Sunoco Logistics Partners LP (NYSE: SXL) reports a successful open season for Sunoco Pipeline LP’s Mariner East 2 project, the second phase of the company’s broader plan to provide critical pipeline transportation from the Marcellus and Utica shale plays.
Mariner East 2 will expand the Mariner East service to deliver natural gas liquids (NGLs) from the liquid-rich shale areas in Western Pennsylvania, West Virginia, and Eastern Ohio to Sunoco Logistics’ Marcus Hook Industrial Complex on the Delaware River in Pennsylvania, where it will be stored and distributed to various local, domestic, and international markets. Sufficient binding commitments have been received from shippers, enabling the project to move forward.
Sunoco Logistics plans to invest $2.5 billion for Mariner East 2, which is anticipated to provide an initial capacity of 275,000 barrels per day of NGLs such as propane, butane, and ethane. Combined with Mariner East 1 capacity of 70,000 barrels per day, the Mariner East project will provide 345,000 barrels per day of total NGL takeaway capacity from the shale regions.
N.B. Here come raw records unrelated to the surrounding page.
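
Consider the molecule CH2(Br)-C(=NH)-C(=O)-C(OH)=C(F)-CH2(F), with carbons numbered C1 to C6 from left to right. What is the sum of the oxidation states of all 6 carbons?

+4

Tallying each carbon's bonds:
C1: 1C, 2H, 1Br → 0 − 2 + 1 = -1
C2: 2C, 2N → 0 + 2 = +2
C3: 2C, 2O → 0 + 2 = +2
C4: 3C, 1O → 0 + 1 = +1
C5: 3C, 1F → 0 + 1 = +1
C6: 1C, 2H, 1F → 0 − 2 + 1 = -1
Sum = -1 + 2 + 2 + 1 + 1 − 1 = +4.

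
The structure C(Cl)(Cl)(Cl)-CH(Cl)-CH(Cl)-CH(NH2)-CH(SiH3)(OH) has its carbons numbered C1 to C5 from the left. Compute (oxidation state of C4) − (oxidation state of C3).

C4: 2C, 1H, 1N → 0 − 1 + 1 = 0
C3: 2C, 1H, 1Cl → 0 − 1 + 1 = 0
Difference: 0 − (0) = 0.

0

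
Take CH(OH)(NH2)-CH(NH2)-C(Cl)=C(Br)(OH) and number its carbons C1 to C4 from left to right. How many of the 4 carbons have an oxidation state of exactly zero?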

Mariner East 1 is expected to begin propane service by the end of 2014.
For Mariner East 2, Sunoco Logistics plans to construct a pipeline from processing and fractionation complexes in Western Pennsylvania, West Virginia, and Eastern Ohio for transport to the Marcus Hook Industrial Complex. Sunoco Logistics plans to construct new facilities at the Marcus Hook Industrial Complex to store, chill, process, and distribute propane, butane, and ethane for distribution to local, domestic, and international markets. Sunoco Logistics plans to offer intrastate and interstate movements to meet the demands of various markets. Mariner East 2 is expected to be operational by the end of 2016, subject to regulatory and permit approvals.